Fig. 6. SR-8993 impairs cued-fear memory when infused in the central amygdala and in a PTSD-like mouse model

(A) SR-8993 bilaterally injected into the central amygdala immediately after fear conditioning causes impaired fear memory consolidation as shown by the degree of freezing in the cued-fear expression test (*P < 0.05, two-tailed Student’s t test; n = 6 mice per group). (B) Histological verification of SR-8993 infusion sites. The dots indicate the lowest point of the injector tip. Bregma is the anatomical point on the skull at which the coronal suture is intersected perpendicularly by the sagittal suture used as a reference point. (C) Systemic SR-8993 given immediately after fear conditioning in mice with a previous IMO exposure impaired fear memory consolidation as determined by reduced freezing in the fear expression test (*P < 0.05, two-tailed Student’s t test; n = 8 mice per group).
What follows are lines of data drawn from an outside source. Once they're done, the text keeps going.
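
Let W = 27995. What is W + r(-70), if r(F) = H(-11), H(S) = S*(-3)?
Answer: 28028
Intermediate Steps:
H(S) = -3*S
r(F) = 33 (r(F) = -3*(-11) = 33)
W + r(-70) = 27995 + 33 = 28028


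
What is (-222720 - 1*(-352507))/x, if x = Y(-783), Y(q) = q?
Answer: -129787/783 ≈ -165.76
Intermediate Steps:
x = -783
(-222720 - 1*(-352507))/x = (-222720 - 1*(-352507))/(-783) = (-222720 + 352507)*(-1/783) = 129787*(-1/783) = -129787/783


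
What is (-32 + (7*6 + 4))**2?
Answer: 196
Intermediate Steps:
(-32 + (7*6 + 4))**2 = (-32 + (42 + 4))**2 = (-32 + 46)**2 = 14**2 = 196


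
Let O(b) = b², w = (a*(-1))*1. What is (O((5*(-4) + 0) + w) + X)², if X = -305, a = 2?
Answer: 32041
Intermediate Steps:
w = -2 (w = (2*(-1))*1 = -2*1 = -2)
(O((5*(-4) + 0) + w) + X)² = (((5*(-4) + 0) - 2)² - 305)² = (((-20 + 0) - 2)² - 305)² = ((-20 - 2)² - 305)² = ((-22)² - 305)² = (484 - 305)² = 179² = 32041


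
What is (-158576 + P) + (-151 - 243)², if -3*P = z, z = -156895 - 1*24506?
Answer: 57127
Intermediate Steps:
z = -181401 (z = -156895 - 24506 = -181401)
P = 60467 (P = -⅓*(-181401) = 60467)
(-158576 + P) + (-151 - 243)² = (-158576 + 60467) + (-151 - 243)² = -98109 + (-394)² = -98109 + 155236 = 57127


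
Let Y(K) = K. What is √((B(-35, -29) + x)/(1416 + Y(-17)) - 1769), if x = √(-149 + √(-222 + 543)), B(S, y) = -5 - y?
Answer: √(-3462254993 + 1399*√(-149 + √321))/1399 ≈ 9.7289e-5 + 42.059*I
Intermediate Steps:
x = √(-149 + √321) ≈ 11.449*I
√((B(-35, -29) + x)/(1416 + Y(-17)) - 1769) = √(((-5 - 1*(-29)) + √(-149 + √321))/(1416 - 17) - 1769) = √(((-5 + 29) + √(-149 + √321))/1399 - 1769) = √((24 + √(-149 + √321))*(1/1399) - 1769) = √((24/1399 + √(-149 + √321)/1399) - 1769) = √(-2474807/1399 + √(-149 + √321)/1399)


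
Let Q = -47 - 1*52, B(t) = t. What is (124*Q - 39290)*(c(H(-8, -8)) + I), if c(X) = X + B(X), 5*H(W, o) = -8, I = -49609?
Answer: 12791513526/5 ≈ 2.5583e+9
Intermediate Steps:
H(W, o) = -8/5 (H(W, o) = (1/5)*(-8) = -8/5)
Q = -99 (Q = -47 - 52 = -99)
c(X) = 2*X (c(X) = X + X = 2*X)
(124*Q - 39290)*(c(H(-8, -8)) + I) = (124*(-99) - 39290)*(2*(-8/5) - 49609) = (-12276 - 39290)*(-16/5 - 49609) = -51566*(-248061/5) = 12791513526/5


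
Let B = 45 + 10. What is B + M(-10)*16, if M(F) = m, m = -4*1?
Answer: -9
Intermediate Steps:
B = 55
m = -4
M(F) = -4
B + M(-10)*16 = 55 - 4*16 = 55 - 64 = -9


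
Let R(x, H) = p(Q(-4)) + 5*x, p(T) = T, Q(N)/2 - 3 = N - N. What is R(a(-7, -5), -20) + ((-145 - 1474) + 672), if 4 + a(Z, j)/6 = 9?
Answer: -791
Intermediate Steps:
a(Z, j) = 30 (a(Z, j) = -24 + 6*9 = -24 + 54 = 30)
Q(N) = 6 (Q(N) = 6 + 2*(N - N) = 6 + 2*0 = 6 + 0 = 6)
R(x, H) = 6 + 5*x
R(a(-7, -5), -20) + ((-145 - 1474) + 672) = (6 + 5*30) + ((-145 - 1474) + 672) = (6 + 150) + (-1619 + 672) = 156 - 947 = -791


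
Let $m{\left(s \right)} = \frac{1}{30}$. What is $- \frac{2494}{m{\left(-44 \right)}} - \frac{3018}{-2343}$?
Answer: $- \frac{58433414}{781} \approx -74819.0$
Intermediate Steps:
$m{\left(s \right)} = \frac{1}{30}$
$- \frac{2494}{m{\left(-44 \right)}} - \frac{3018}{-2343} = - 2494 \frac{1}{\frac{1}{30}} - \frac{3018}{-2343} = \left(-2494\right) 30 - - \frac{1006}{781} = -74820 + \frac{1006}{781} = - \frac{58433414}{781}$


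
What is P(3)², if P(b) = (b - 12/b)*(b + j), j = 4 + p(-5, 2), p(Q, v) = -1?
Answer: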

Fig. 7. In humans, OPRL1 is associated with PTSD and altered fear processing in PTSD

(A) The significance level of each of the five OPRL1 SNPs examined is shown as “log(P_interaction)” for the interaction of each genotype and level of self-reported child abuse [using the Childhood Trauma Questionnaire (CTQ)]. For a Bonferroni-corrected P value of 0.01 (for five SNPs), the log(P) would be 2. We find that the rs6010719 SNP survives correction for the interaction test at P ≤ 0.005. (B) Location of SNPs within the OPRL1 gene (average 3.5-kb inter-SNP interval) and location of the gene on chromosome 20. (C) Specific interactions of the G allele carriers (GG, GC) versus CC allele carriers of the rs6010719 SNP in OPRL1, demonstrating that G allele carriers who have experienced greater trauma are at higher risk for PTSD symptoms (F_1,1847 = 10.5; P < 0.001, UNIANOVA). Additionally, we found no interactions between this SNP and variables such as sex, age, or substance abuse that predicted PTSD symptoms (all P values >0.1). (D) G allele carriers of the rs6010719 SNP (n = 49) showed no discrimination between CS+ (danger signal) and CS− (safety signal) measured by the FPS response. In contrast, individuals of the CC genotype (n = 70) showed normal discrimination (interaction: *P < 0.05, ***P ≤ 0.001, ANOVA). (E) OPRL1 mRNA is highly expressed in the human central amygdala [picture modified from Allen Brain Atlas (12, 50)]. The arrow indicates the central amygdala. (F) (Left) Within-group random-effects analysis showed enhanced bilateral amygdala activation in response to fearful versus neutral face stimuli in all participants, irrespective of genotype (local maximum for left amygdala: Z = 4.32; x, y, z = −32, −8, −16; P_corr < 0.05; local maximum for right amygdala: Z = 3.12; x, y, z = 28, −4, −28; P_corr < 0.05). (Right) For fearful versus neutral face stimuli, G carriers (n = 10) have increased functional connectivity between amygdala (seed region) and right posterior insula, relative to CC allele carriers (n = 19) (P_corr < 0.05). Results are overlaid on a representative structural anatomical image in standard Montreal Neurological Institute space.